La plaie est encore vive pour les parents des sœurs Bélanger qui attendent avec impatience le rapport du coroner sur la mort de leurs deux filles en Thaïlande.

«C’est une étape importante de notre deuil, mais ce deuil, il va nous poursuivre pour le reste de nos vies», a confié la mère des victimes, Linda Bélanger.

La coroner Renée Roussel a confirmé vendredi avoir terminé son rapport sur le décès de Noémie et Audrey Bélanger, retrouvées mortes en juin 2012 dans leur chambre d’hôtel de l’île de Phi Phi.

Poursuite

La Thaïlande avait indiqué en mars dernier que les deux voyageuses de 20 et 26 ans étaient probablement mortes d’une intoxication sévère à un pesticide.

Mme Bélanger et son mari ignorent si la coroner confirmera cette hypothèse.

«On doit s’asseoir avec elle bientôt pour connaître ses conclusions», a souligné la dame.

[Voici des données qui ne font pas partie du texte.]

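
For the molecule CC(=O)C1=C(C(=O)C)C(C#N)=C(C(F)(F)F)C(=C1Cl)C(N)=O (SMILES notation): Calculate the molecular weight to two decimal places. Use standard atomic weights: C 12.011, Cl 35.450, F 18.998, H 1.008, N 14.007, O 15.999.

First, the molecular formula is C13H8ClF3N2O3 (counting implicit H from valence).
  C: 13 × 12.011 = 156.143
  Cl: 1 × 35.450 = 35.450
  F: 3 × 18.998 = 56.994
  H: 8 × 1.008 = 8.064
  N: 2 × 14.007 = 28.014
  O: 3 × 15.999 = 47.997
Sum: 13×12.011 + 1×35.450 + 3×18.998 + 8×1.008 + 2×14.007 + 3×15.999 = 332.662 → 332.66 g/mol.

332.66 g/mol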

Si la coroner confirme les doutes du couple, Linda et Carl Bélanger n’excluent pas de poursuivre le gouvernement thaïlandais.

«Si c’est ce qui a été établi, on va en parler», a dit Mme Bélanger.

Délai à prévoir

La coroner Renée Roussel a terminé son travail le 7 janvier dernier, puis a remis ses conclusions au coroner en chef.

En plus du décès des deux voyageuses de Pohénégamook, le coroner en chef doit aussi se pencher ces jours-ci sur le rapport de la tragédie de L’Isle-Verte.

«La coroner ne veut pas que les deux rapports sortent en même temps», a dit Mme Bélanger, qui précise qu’une conférence de presse sera organisée pour annoncer les conclusions de l’enquête.

Le Bureau du coroner a assuré vendredi que les deux rapports sont traités en parallèle et que l’un ne retarde pas l’autre. Reste qu’un court délai est souhaité entre les deux publications.

Même si les parents des sœurs Bélanger ont hâte d’avoir des réponses à leurs questions, rien ne pourra soulager leur peine.

«Le manque de nos deux filles va toujours être là», a laissé tomber la mère de famille.